Thermodynamic Question (power plant problem)

[gotrilum]

I am wondering if anyone can confirm this answer I got for the following problem;

A coal burning electrical power plant burns at 706 degrees celsius. Heat is exhausted into the river near the power plant; the average river temperature is 19 degrees celsius. What is the minimum possible rate of thermal pollution (heat exhausted into the river) if the station generates 125 MW of electricity?

*First, I found the efficiency to be .7 (1 - 292.15K / 979.15 K). I took .7 and plugged it into the equation Wasted power Pw = Po[(1/η) - 1] = 125E6*[(1/.7) - 1] = 53.6 MW

Another question I have is where does the equation above come from?

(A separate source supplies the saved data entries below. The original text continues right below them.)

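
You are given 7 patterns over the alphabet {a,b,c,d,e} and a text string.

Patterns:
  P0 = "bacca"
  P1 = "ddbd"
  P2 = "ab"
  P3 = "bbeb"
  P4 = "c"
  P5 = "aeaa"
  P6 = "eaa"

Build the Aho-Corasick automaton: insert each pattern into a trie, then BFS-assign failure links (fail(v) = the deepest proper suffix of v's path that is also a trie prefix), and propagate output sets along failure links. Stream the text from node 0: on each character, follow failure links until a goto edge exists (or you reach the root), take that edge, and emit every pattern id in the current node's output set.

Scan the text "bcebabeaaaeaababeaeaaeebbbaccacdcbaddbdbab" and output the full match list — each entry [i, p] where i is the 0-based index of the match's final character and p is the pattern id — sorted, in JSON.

Build automaton:
Trie nodes:
  0='ε' goto a→10 b→1 c→15 d→6 e→19
  1='b' goto a→2 b→12
  2='ba' goto c→3
  3='bac' goto c→4
  4='bacc' goto a→5
  5='bacca' goto ·  ←P0
  6='d' goto d→7
  7='dd' goto b→8
  8='ddb' goto d→9
  9='ddbd' goto ·  ←P1
  10='a' goto b→11 e→16
  11='ab' goto ·  ←P2
  12='bb' goto e→13
  13='bbe' goto b→14
  14='bbeb' goto ·  ←P3
  15='c' goto ·  ←P4
  16='ae' goto a→17
  17='aea' goto a→18
  18='aeaa' goto ·  ←P5
  19='e' goto a→20
  20='ea' goto a→21
  21='eaa' goto ·  ←P6

Failure links (BFS by depth):
  n1('b'): parent n0 fail=0; on 'b' 0 → fail=0;  out ∅∪∅=∅
  n6('d'): parent n0 fail=0; on 'd' 0 → fail=0;  out ∅∪∅=∅
  n10('a'): parent n0 fail=0; on 'a' 0 → fail=0;  out ∅∪∅=∅
  n15('c'): parent n0 fail=0; on 'c' 0 → fail=0;  out {4}∪∅={4}
  n19('e'): parent n0 fail=0; on 'e' 0 → fail=0;  out ∅∪∅=∅
  n2('ba'): parent n1 fail=0; on 'a' 0 → fail=10;  out ∅∪∅=∅
  n7('dd'): parent n6 fail=0; on 'd' 0 → fail=6;  out ∅∪∅=∅
  n11('ab'): parent n10 fail=0; on 'b' 0 → fail=1;  out {2}∪∅={2}
  n12('bb'): parent n1 fail=0; on 'b' 0 → fail=1;  out ∅∪∅=∅
  n16('ae'): parent n10 fail=0; on 'e' 0 → fail=19;  out ∅∪∅=∅
  n20('ea'): parent n19 fail=0; on 'a' 0 → fail=10;  out ∅∪∅=∅
  n3('bac'): parent n2 fail=10; on 'c' 10→0 → fail=15;  out ∅∪{4}={4}
  n8('ddb'): parent n7 fail=6; on 'b' 6→0 → fail=1;  out ∅∪∅=∅
  n13('bbe'): parent n12 fail=1; on 'e' 1→0 → fail=19;  out ∅∪∅=∅
  n17('aea'): parent n16 fail=19; on 'a' 19 → fail=20;  out ∅∪∅=∅
  n21('eaa'): parent n20 fail=10; on 'a' 10→0 → fail=10;  out {6}∪∅={6}
  n4('bacc'): parent n3 fail=15; on 'c' 15→0 → fail=15;  out ∅∪{4}={4}
  n9('ddbd'): parent n8 fail=1; on 'd' 1→0 → fail=6;  out {1}∪∅={1}
  n14('bbeb'): parent n13 fail=19; on 'b' 19→0 → fail=1;  out {3}∪∅={3}
  n18('aeaa'): parent n17 fail=20; on 'a' 20 → fail=21;  out {5}∪{6}={5,6}
  n5('bacca'): parent n4 fail=15; on 'a' 15→0 → fail=10;  out {0}∪∅={0}

Run:
[0] read 'b'  n0⇒n1
[1] read 'c'  n1⇒n15 (via fail)  → match P4@[1:1]
[2] read 'e'  n15⇒n19 (via fail)
[3] read 'b'  n19⇒n1 (via fail)
[4] read 'a'  n1⇒n2
[5] read 'b'  n2⇒n11 (via fail)  → match P2@[4:5]
[6] read 'e'  n11⇒n19 (via fail)
[7] read 'a'  n19⇒n20
[8] read 'a'  n20⇒n21  → match P6@[6:8]
[9] read 'a'  n21⇒n10 (via fail)
[10] read 'e'  n10⇒n16
[11] read 'a'  n16⇒n17
[12] read 'a'  n17⇒n18  → match P5@[9:12],P6@[10:12]
[13] read 'b'  n18⇒n11 (via fail)  → match P2@[12:13]
[14] read 'a'  n11⇒n2 (via fail)
[15] read 'b'  n2⇒n11 (via fail)  → match P2@[14:15]
[16] read 'e'  n11⇒n19 (via fail)
[17] read 'a'  n19⇒n20
[18] read 'e'  n20⇒n16 (via fail)
[19] read 'a'  n16⇒n17
[20] read 'a'  n17⇒n18  → match P5@[17:20],P6@[18:20]
[21] read 'e'  n18⇒n16 (via fail)
[22] read 'e'  n16⇒n19 (via fail)
[23] read 'b'  n19⇒n1 (via fail)
[24] read 'b'  n1⇒n12
[25] read 'b'  n12⇒n12 (via fail)
[26] read 'a'  n12⇒n2 (via fail)
[27] read 'c'  n2⇒n3  → match P4@[27:27]
[28] read 'c'  n3⇒n4  → match P4@[28:28]
[29] read 'a'  n4⇒n5  → match P0@[25:29]
[30] read 'c'  n5⇒n15 (via fail)  → match P4@[30:30]
[31] read 'd'  n15⇒n6 (via fail)
[32] read 'c'  n6⇒n15 (via fail)  → match P4@[32:32]
[33] read 'b'  n15⇒n1 (via fail)
[34] read 'a'  n1⇒n2
[35] read 'd'  n2⇒n6 (via fail)
[36] read 'd'  n6⇒n7
[37] read 'b'  n7⇒n8
[38] read 'd'  n8⇒n9  → match P1@[35:38]
[39] read 'b'  n9⇒n1 (via fail)
[40] read 'a'  n1⇒n2
[41] read 'b'  n2⇒n11 (via fail)  → match P2@[40:41]

All matches (sorted): [[1,4],[5,2],[8,6],[12,5],[12,6],[13,2],[15,2],[20,5],[20,6],[27,4],[28,4],[29,0],[30,4],[32,4],[38,1],[41,2]]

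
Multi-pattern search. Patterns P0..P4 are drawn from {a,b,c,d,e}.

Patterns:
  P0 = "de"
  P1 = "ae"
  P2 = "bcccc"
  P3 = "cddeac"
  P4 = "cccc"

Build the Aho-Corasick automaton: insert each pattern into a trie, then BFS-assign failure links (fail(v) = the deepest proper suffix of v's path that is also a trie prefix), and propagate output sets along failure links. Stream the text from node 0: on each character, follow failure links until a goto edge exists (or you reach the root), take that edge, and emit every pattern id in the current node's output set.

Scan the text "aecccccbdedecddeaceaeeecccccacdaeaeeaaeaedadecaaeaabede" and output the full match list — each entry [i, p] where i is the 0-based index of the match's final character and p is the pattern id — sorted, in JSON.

Build:
Trie nodes:
  0='ε' goto a→3 b→5 c→10 d→1
  1='d' goto e→2
  2='de' goto ·  [P0 ends]
  3='a' goto e→4
  4='ae' goto ·  [P1 ends]
  5='b' goto c→6
  6='bc' goto c→7
  7='bcc' goto c→8
  8='bccc' goto c→9
  9='bcccc' goto ·  [P2 ends]
  10='c' goto c→16 d→11
  11='cd' goto d→12
  12='cdd' goto e→13
  13='cdde' goto a→14
  14='cddea' goto c→15
  15='cddeac' goto ·  [P3 ends]
  16='cc' goto c→17
  17='ccc' goto c→18
  18='cccc' goto ·  [P4 ends]

BFS fail/out derivation:
  n1('d'): parent n0 fail=0; on 'd' 0 → fail=0;  out ∅∪∅=∅
  n3('a'): parent n0 fail=0; on 'a' 0 → fail=0;  out ∅∪∅=∅
  n5('b'): parent n0 fail=0; on 'b' 0 → fail=0;  out ∅∪∅=∅
  n10('c'): parent n0 fail=0; on 'c' 0 → fail=0;  out ∅∪∅=∅
  n2('de'): parent n1 fail=0; on 'e' 0 → fail=0;  out {0}∪∅={0}
  n4('ae'): parent n3 fail=0; on 'e' 0 → fail=0;  out {1}∪∅={1}
  n6('bc'): parent n5 fail=0; on 'c' 0 → fail=10;  out ∅∪∅=∅
  n11('cd'): parent n10 fail=0; on 'd' 0 → fail=1;  out ∅∪∅=∅
  n16('cc'): parent n10 fail=0; on 'c' 0 → fail=10;  out ∅∪∅=∅
  n7('bcc'): parent n6 fail=10; on 'c' 10 → fail=16;  out ∅∪∅=∅
  n12('cdd'): parent n11 fail=1; on 'd' 1→0 → fail=1;  out ∅∪∅=∅
  n17('ccc'): parent n16 fail=10; on 'c' 10 → fail=16;  out ∅∪∅=∅
  n8('bccc'): parent n7 fail=16; on 'c' 16 → fail=17;  out ∅∪∅=∅
  n13('cdde'): parent n12 fail=1; on 'e' 1 → fail=2;  out ∅∪{0}={0}
  n18('cccc'): parent n17 fail=16; on 'c' 16 → fail=17;  out {4}∪∅={4}
  n9('bcccc'): parent n8 fail=17; on 'c' 17 → fail=18;  out {2}∪{4}={2,4}
  n14('cddea'): parent n13 fail=2; on 'a' 2→0 → fail=3;  out ∅∪∅=∅
  n15('cddeac'): parent n14 fail=3; on 'c' 3→0 → fail=10;  out {3}∪∅={3}

Text stream:
i=0 'a': node 0→3
i=1 'e': node 3→4  ** P1@[0:1]
i=2 'c': node 4→10 ·f
i=3 'c': node 10→16
i=4 'c': node 16→17
i=5 'c': node 17→18  ** P4@[2:5]
i=6 'c': node 18→18 ·f  ** P4@[3:6]
i=7 'b': node 18→5 ·f
i=8 'd': node 5→1 ·f
i=9 'e': node 1→2  ** P0@[8:9]
i=10 'd': node 2→1 ·f
i=11 'e': node 1→2  ** P0@[10:11]
i=12 'c': node 2→10 ·f
i=13 'd': node 10→11
i=14 'd': node 11→12
i=15 'e': node 12→13  ** P0@[14:15]
i=16 'a': node 13→14
i=17 'c': node 14→15  ** P3@[12:17]
i=18 'e': node 15→0 ·f
i=19 'a': node 0→3
i=20 'e': node 3→4  ** P1@[19:20]
i=21 'e': node 4→0 ·f
i=22 'e': node 0→0
i=23 'c': node 0→10
i=24 'c': node 10→16
i=25 'c': node 16→17
i=26 'c': node 17→18  ** P4@[23:26]
i=27 'c': node 18→18 ·f  ** P4@[24:27]
i=28 'a': node 18→3 ·f
i=29 'c': node 3→10 ·f
i=30 'd': node 10→11
i=31 'a': node 11→3 ·f
i=32 'e': node 3→4  ** P1@[31:32]
i=33 'a': node 4→3 ·f
i=34 'e': node 3→4  ** P1@[33:34]
i=35 'e': node 4→0 ·f
i=36 'a': node 0→3
i=37 'a': node 3→3 ·f
i=38 'e': node 3→4  ** P1@[37:38]
i=39 'a': node 4→3 ·f
i=40 'e': node 3→4  ** P1@[39:40]
i=41 'd': node 4→1 ·f
i=42 'a': node 1→3 ·f
i=43 'd': node 3→1 ·f
i=44 'e': node 1→2  ** P0@[43:44]
i=45 'c': node 2→10 ·f
i=46 'a': node 10→3 ·f
i=47 'a': node 3→3 ·f
i=48 'e': node 3→4  ** P1@[47:48]
i=49 'a': node 4→3 ·f
i=50 'a': node 3→3 ·f
i=51 'b': node 3→5 ·f
i=52 'e': node 5→0 ·f
i=53 'd': node 0→1
i=54 'e': node 1→2  ** P0@[53:54]

Result: [[1,1],[5,4],[6,4],[9,0],[11,0],[15,0],[17,3],[20,1],[26,4],[27,4],[32,1],[34,1],[38,1],[40,1],[44,0],[48,1],[54,0]]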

Someone insisted that I use this equation but I have no ideal from where it is derived.

Thanks

 

[rl.bhat]

Power generation of the station = ( heat input - heat output) per second.= Qi - Qo
efficiency = n = (Qi -Qo )/Qi
Qi = (Qi - Qo)/n
Qo = Qi - Qi + Qo = (Qi - Qo)/n - ( Qi - Qo) = ( Qi - Qo)[ 1/n - 1]

 

[xxChrisxx]

The best efficiency a set cycle can achieve between two temperatures is the efficiency of the carnot cycle.

If you always think of efficiency as:
what you get / what you pay for.

By this definition the efficiency of the cycle is:
Work out / Heat In

Work is the difference in heats between the hot and cold reservoirs. and heat in is of the hot reservoir.

So from the efficiency above we put in out Q values

(Qh - Qc)/Qh

Which reduces to:

Qh/Qh - Qc/Qh
=1-(Qc/Qh)

For a reversible cycle such as this we can write the heat transfer as a functuion of temperatre of the reservoir so it becomes:

efficiency = 1-(Tc/Th)

As Lord Kelvin came up with the above relation about reversible cycles, he called the scale the Kelvin scale (how modest of him) so naturally as you have used above the temperatures are in K.

The biggest thing to take from this is how to think of efficiecny in your mind, it really helped me visualise what the right efficieny is. especially for heat pump and refirigiration cycles.